How Russia, China, and other governments use coronavirus disinformation to reshape geopolitics
Late in May, an article published by the online journal the Strategic Culture Foundation claimed that a German government official leaked information revealing COVID-19 to be “a global false alarm.” Germany’s measures to control the pandemic were doing more harm than the virus itself, the article claimed. The piece went viral and was retweeted a whopping 15,020 times. But the Strategic Culture Foundation was no independent and trustworthy source of information--not about the coronavirus, or about anything else. Purporting to focus on policy analysis and global affairs, the journal was really a front operation for Russia’s Foreign Intelligence Service, which ran it, and the country’s Ministry of Foreign Affairs.
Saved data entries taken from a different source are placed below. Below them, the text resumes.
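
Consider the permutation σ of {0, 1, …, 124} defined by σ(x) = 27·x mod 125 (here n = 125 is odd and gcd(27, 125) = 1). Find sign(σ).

Start at x=17: 17 → 84 → 18 → 111 → 122 → 44 → 63 → … (one orbit).
Cycle lengths of π_27 on ℤ/125ℤ: [100, 20, 4, 1]; 4 cycles in total.
4 cycles on 125: each ℓ→(−1)^(ℓ−1), product (−1)^121 = -1.
(27|125)_J = -1 (Zolotarev's lemma cross-check).

-1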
That COVID-19 is being incorporated into government propaganda efforts like the Strategic Culture Foundation—which published, according to the US State Department, “Western fringe thinkers and conspiracy theorists” for its target audience of Westerners—comes as no surprise. The precursor to the Foreign Intelligence Service, the KGB, ran a global misinformation campaign in the 1980s that accused the United States of developing HIV for use as a “racial weapon,” weakening American diplomacy during the Cold War. Once again, a health crisis is being used as fodder for misinformation that countries like Russia hope will help reshape the geopolitical playing field.
As part of a Princeton University project on COVID-19 misinformation narratives, we’ve been cataloging the various false storylines that have been circulating online since the beginning of the pandemic. Our data is full of stories that we think of as short-term narratives, or those that are relevant to an upcoming event in the next two to three months. As covered in a previous piece, these fake storylines often boost or denigrate one politician or political faction. Another set of political misinformation has a separate aim: to set conditions for arguments to be made in the long-term, over the next few years.